Author : Northrop Frye
Publisher : Unknown
Page : 400 pages
File Size : 46,5 Mb
Release : 2002-03
Category : Criticism
ISBN : 0141187093

Get Book

Anatomy of Criticism by Northrop Frye Pdf

African Americans Confront Lynching

Author : Christopher Waldrep
Publisher : Rowman & Littlefield
Page : 232 pages
File Size : 40,6 Mb
Release : 2009
Category : History
ISBN : 074255273X

Get Book

African Americans Confront Lynching by Christopher Waldrep Pdf

This book examines African Americans' strategies for resisting white racial violence from the Civil War until the assassination of Martin Luther King, Jr., in 1968 and up to the Clinton era. Christopher Waldrep's semi-biographical approach to the pioneers in the anti-lynching campaign portrays African Americans as active participants in the effort to end racial violence rather than as passive victims. In telling this more than 100-year-old story of violence and resistance, Waldrep describes how white Americans legitimized racial violence after the Civil War, and how black journalists campaigned against the violence by invoking the Constitution and the law as a source of rights. He shows how, toward the end of the nineteenth century and into the twentieth, anti-lynching crusaders Ida B. Wells and Monroe Work adopted a more sociological approach, offering statistics and case studies to thwart white claims that a black propensity for crime justified racial violence. Waldrep describes how the NAACP, founded in 1909, represented an organized, even bureaucratic approach to the fight against lynching. Despite these efforts, racial violence continued after World War II, as racists changed tactics, using dynamite more than the rope or the gun. Waldrep concludes by showing how modern day hate crimes continue the lynching tradition, and how the courts and grass-roots groups have continued the tradition of resistance to racial violence. A rich selection of documents helps give the story a sense of immediacy. Sources include nineteenth-century eyewitness accounts of lynching, courtroom testimony of Ku Klux Klan victims, South Carolina senator Ben Tillman's 1907 defense of lynching, and the text of the first federal hate crimes law.

Lynching and Vigilantism in the United States

Author : Norton Moses
Publisher : Bloomsbury Publishing USA
Page : 464 pages
File Size : 52,8 Mb
Release : 1997-02-25
Category : History
ISBN : 9780313032028

Get Book

Lynching and Vigilantism in the United States by Norton Moses Pdf

Beginning with the 1760s, when lynching and vigilantism came into existence in what is now the United States, this bibliography fills a void in the history of American collective violence.

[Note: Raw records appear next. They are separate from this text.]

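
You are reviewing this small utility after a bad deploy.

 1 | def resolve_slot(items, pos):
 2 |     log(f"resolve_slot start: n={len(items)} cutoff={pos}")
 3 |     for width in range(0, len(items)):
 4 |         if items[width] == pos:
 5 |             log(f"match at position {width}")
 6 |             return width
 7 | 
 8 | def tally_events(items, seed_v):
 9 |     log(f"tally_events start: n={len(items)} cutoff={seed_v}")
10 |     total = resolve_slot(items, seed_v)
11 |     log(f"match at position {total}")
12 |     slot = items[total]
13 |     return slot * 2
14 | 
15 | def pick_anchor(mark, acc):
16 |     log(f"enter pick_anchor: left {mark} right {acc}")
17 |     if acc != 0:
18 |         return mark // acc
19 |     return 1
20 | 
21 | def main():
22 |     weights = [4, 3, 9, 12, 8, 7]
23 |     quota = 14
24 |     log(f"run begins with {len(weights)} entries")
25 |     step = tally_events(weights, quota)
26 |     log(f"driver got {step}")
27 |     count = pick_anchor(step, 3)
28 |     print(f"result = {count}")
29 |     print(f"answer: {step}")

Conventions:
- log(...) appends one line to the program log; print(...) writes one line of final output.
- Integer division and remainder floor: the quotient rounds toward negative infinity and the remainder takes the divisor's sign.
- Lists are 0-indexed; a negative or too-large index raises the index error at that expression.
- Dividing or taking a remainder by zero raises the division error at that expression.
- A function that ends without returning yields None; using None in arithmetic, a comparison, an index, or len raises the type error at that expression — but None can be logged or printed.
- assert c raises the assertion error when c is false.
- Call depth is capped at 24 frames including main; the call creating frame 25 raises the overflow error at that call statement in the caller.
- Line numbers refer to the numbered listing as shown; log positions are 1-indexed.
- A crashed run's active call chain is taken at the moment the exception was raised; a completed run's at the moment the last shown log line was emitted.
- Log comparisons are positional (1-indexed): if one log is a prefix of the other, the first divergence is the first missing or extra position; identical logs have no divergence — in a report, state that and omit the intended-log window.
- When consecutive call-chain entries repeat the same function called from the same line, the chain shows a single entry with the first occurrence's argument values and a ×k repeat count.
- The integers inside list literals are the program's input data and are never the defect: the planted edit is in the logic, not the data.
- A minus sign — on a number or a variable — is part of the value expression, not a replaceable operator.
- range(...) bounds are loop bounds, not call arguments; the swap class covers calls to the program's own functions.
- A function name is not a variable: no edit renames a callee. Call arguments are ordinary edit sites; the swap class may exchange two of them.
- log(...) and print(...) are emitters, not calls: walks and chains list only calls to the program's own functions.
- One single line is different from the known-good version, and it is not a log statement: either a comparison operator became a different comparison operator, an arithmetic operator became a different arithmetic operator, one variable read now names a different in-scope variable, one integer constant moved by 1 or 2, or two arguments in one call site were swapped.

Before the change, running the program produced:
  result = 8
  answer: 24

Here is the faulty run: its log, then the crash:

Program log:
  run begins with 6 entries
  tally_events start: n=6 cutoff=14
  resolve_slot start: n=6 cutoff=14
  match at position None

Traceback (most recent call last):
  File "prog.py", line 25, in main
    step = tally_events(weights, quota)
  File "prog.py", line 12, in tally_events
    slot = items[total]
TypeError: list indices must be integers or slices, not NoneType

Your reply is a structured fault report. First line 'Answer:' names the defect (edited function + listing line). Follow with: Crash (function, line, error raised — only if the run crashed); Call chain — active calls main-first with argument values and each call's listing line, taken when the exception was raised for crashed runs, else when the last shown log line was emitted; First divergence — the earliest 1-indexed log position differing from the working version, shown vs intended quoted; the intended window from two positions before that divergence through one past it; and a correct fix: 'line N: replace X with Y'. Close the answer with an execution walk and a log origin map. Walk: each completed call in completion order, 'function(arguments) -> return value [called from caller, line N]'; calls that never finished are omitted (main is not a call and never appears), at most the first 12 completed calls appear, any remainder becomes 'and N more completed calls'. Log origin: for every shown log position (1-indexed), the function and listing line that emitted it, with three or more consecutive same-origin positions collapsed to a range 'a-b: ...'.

Answer: the defect is in main at line 23.
Key observation: Log line 2 is where behavior first shows: 'tally_events start: n=6 cutoff=14' appears instead of 'tally_events start: n=6 cutoff=12'.
Crash: tally_events, line 12, TypeError.
Call chain: main -> tally_events([4, 3, 9, 12, 8, 7], 14) (called at line 25).
First divergence: position 2 — the shown line 'tally_events start: n=6 cutoff=14' should read 'tally_events start: n=6 cutoff=12'.
Intended log window:
  1: run begins with 6 entries
  2: tally_events start: n=6 cutoff=12
  3: resolve_slot start: n=6 cutoff=12
Execution walk:
  resolve_slot([4, 3, 9, 12, 8, 7], 14) -> None  [called from tally_events, line 10]
Log line origins:
  1: logged in main at line 24
  2: logged in tally_events at line 9
  3: logged in resolve_slot at line 2
  4: logged in tally_events at line 11
A correct fix: line 23: replace `14` with `12`.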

It covers over 4,200 works dealing with vigilante movements and lynchings, including books, articles, government documents, and unpublished theses and dissertations. Following a chapter listing general works, the book is arranged into four chronological chapters, a chapter on the frontier West, a chapter on anti-lynching, and chapters on literature and art. The book opens with a chapter devoted to general works. It then includes chapters on the period from the Colonial era to the Civil War, the Civil War through 1881, and the periods from 1882 to 1916 and 1917 to 1996. The work then turns to the frontier West and to anti-lynching bills, laws, organizations, and leaders. Finally, the book includes chapters on vigilantism in literature and art.